Angular Momentum of a uniform rod

[Shifty]

A uniform rod of length L rests on a frictionless horizontal surface. The rod pivots about a fixed frictionless axis at one end. The rod is initially at rest. A bullet traveling parallel to the horizontal surface and perpendicular to the rod with speed v strikes the rod at its center and becomes embedded in it. The mass of the bullet is one-fourth the mass of the rod.

What is the final angular speed of the rod?

Ok, so the answer is 6v/19L, but I don't know how to get there. I have been using angular momentum concepts, but I don't get that answer it wants.

Been on this question for many hours, thanks in advance

 

[ideasrule]

Since there's no external torque, the system's angular momentum is conserved. (The system consists of the bullet and the rod.) So what's the angular momentum of the system before the collision? What is it after, in terms of L and v?

 

[denverdoc]

Quick question--what did you get for the combined I after collision? Should be something like mL^2(1/3 +1/16) where m = mass os rod.

 

[Shifty]

Since there's no external torque, the system's angular momentum is conserved. (The system consists of the bullet and the rod.) So what's the angular momentum of the system before the collision? What is it after, in terms of L and v?

Before:
$$m_{B}=m_{r}/4$$
$$v=L\omega/2$$
$$\omega=2v/L$$

$$P_{net}=m_{r}L^{2}(0)/3+m_{B}\frac{L}{2}\omega=m_{r}L^{2}v/4$$

After:
$$I_p=I_{rod}+m_BL^2/4=19/48*m_rL^2$$

$$P_{net}=19/48*m_rL^2\omega$$

Solution:
$$m_rL^2v/4=19/48*m_rL^2\omega\Rightarrow\omega=12v/19$$

I got close but I mest up somewhere

 

[Shifty]

Quick question--what did you get for the combined I after collision? Should be something like mL^2(1/3 +1/16) where m = mass os rod.
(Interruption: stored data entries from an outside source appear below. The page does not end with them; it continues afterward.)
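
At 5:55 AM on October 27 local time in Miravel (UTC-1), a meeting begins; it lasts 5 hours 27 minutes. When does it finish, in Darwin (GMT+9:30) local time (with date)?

9:52 PM on Oct 27

Convert start to UTC: 5:55 AM + 1:00 = 6:55 AM UTC on Oct 27.
Add 5 hours and 27 minutes duration → 12:22 PM UTC.
Darwin is UTC+9:30, so local end time = 12:22 PM + 9:30 = 9:52 PM on Oct 27.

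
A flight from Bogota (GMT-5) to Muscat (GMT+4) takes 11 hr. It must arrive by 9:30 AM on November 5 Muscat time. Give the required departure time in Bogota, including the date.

1:30 PM on November 4

Target arrival in UTC: 9:30 AM − 4:00 = 5:30 AM on Nov 5.
Subtract 11 hours → departure 6:30 PM UTC on Nov 4.
Bogota is UTC−5:00: 6:30 PM − 5:00 = 1:30 PM on Nov 4.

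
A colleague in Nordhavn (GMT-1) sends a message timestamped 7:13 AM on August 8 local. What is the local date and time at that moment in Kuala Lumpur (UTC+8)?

4:13 PM on August 8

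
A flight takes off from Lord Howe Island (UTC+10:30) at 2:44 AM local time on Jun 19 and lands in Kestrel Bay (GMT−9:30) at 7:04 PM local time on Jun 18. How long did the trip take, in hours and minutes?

12 hours 20 minutes

Kestrel Bay is 20:00 behind Lord Howe Island.
Clock-face elapsed time (ignoring zones) is −7 hours 40 minutes.
Actual elapsed = −7 hours 40 minutes + 20:00 = 12 hours 20 minutes.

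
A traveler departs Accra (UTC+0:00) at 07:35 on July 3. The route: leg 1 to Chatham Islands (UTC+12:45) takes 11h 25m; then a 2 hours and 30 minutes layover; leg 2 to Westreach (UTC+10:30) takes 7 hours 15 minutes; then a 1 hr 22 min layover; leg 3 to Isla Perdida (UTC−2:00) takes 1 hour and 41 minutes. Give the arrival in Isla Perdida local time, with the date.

05:48 on July 4

Accra is at UTC+0, so departure is already 07:35 UTC on Jul 3.
Add 11 hours 25 minutes leg 1 → 19:00 UTC.
Add 2 hours 30 minutes layover in Chatham Islands → 21:30 UTC.
Add 7 hours 15 minutes leg 2 → 04:45 UTC (Jul 4).
Add 1 hour 22 minutes layover in Westreach → 06:07 UTC.
Add 1 hour and 41 minutes leg 3 → 07:48 UTC.
Isla Perdida is UTC−2:00, so local arrival = 07:48 − 2:00 = 05:48 on Jul 4.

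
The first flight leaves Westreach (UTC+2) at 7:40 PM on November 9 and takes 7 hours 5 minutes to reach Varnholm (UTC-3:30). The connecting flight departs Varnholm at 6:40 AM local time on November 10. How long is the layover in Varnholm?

Convert departure to UTC: 7:40 PM − 2:00 = 5:40 PM UTC on Nov 9.
Add 7 hours and 5 minutes flight time → 12:45 AM UTC (Nov 10).
Varnholm is UTC−3:30, so local arrival = 12:45 AM − 3:30 = 9:15 PM on Nov 9.
Layover = 6:40 AM − 9:15 PM (+1 day) = 9 hours 25 minutes.

9 hours 25 minutes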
Yeah I did get that Moment of Inertia

 

[ideasrule]

Before:

$$P_{net}=m_{r}L^{2}(0)/3+m_{B}\frac{L}{2}\omega=m_{r}L^{2}v/4$$

Check this step. Your L's should cancel.

 

[ideasrule]

$$P_{net}=19/48*m_rL^2\omega$$

Try calculating the angular moment of the rod and of the bullet separately, then adding them together. Once you correct the previous mistake I pointed out, you'll see why.

 

[Shifty]

Try calculating the angular moment of the rod and of the bullet separately, then adding them together. Once you correct the previous mistake I pointed out, you'll see why.
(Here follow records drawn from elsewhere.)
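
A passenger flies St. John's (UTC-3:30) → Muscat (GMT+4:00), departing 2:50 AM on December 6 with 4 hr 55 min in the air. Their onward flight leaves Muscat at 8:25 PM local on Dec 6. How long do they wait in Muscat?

Convert departure to UTC: 2:50 AM + 3:30 = 6:20 AM UTC on Dec 6.
Add 4 hours and 55 minutes flight time → 11:15 AM UTC.
Muscat is UTC+4:00, so local arrival = 11:15 AM + 4:00 = 3:15 PM on Dec 6.
Layover = 8:25 PM − 3:15 PM = 5 hours 10 minutes.

5 hours 10 minutes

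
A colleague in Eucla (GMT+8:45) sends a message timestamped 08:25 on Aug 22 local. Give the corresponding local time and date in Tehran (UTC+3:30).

Tehran is 5:15 behind Eucla.
Shift by the zone difference: 08:25 − 5:15 = 03:10 on Aug 22 in Tehran.

03:10 on Aug 22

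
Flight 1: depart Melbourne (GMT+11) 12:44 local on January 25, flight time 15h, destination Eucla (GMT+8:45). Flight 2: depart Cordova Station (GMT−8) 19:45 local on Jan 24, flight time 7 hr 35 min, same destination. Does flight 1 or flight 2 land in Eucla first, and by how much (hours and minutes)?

the second, by 5 hours 24 minutes

Flight 1 in UTC: 12:44 − 11:00 = 01:44 on Jan 25.
+15 hours → arrive 16:44 UTC on Jan 25.
Flight 2 in UTC: 19:45 + 8:00 = 03:45 on Jan 25.
+7 hours and 35 minutes → arrive 11:20 UTC on Jan 25.
Flight 2 lands earlier by 5 hours 24 minutes.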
$$P_{net}=m_rv/4=m_rL^2\omega/3+m_b(L/2)^2\omega=m_rL^2/3+m_rL^2\omega/16$$

That gives me:
$$P_{net}=19/48*m_rL^2\omega\Rightarrow\omega=12v/19L^2$$

Not quite there yet.

 

[Shifty]

Try calculating the angular moment of the rod and of the bullet separately, then adding them together. Once you correct the previous mistake I pointed out, you'll see why.

Got it:
$$P_{initial}=m_rvL/8$$

Then it works. Thanks, I realized that the angular momentum of the bullets should have been the same, your suggestion worked :).

 

[cdotter]

$$P_{net}=m_{r}L^{2}(0)/3+m_{B}\frac{L}{2}\omega=m_{r}L^{2}v/4$$

Sorry to bump this thread, but could someone explain to me why the last term is divided by four and not 3? In other words, why is the formula for angular inertia changing from (m*l^2)/3 to (m*l^2)/4?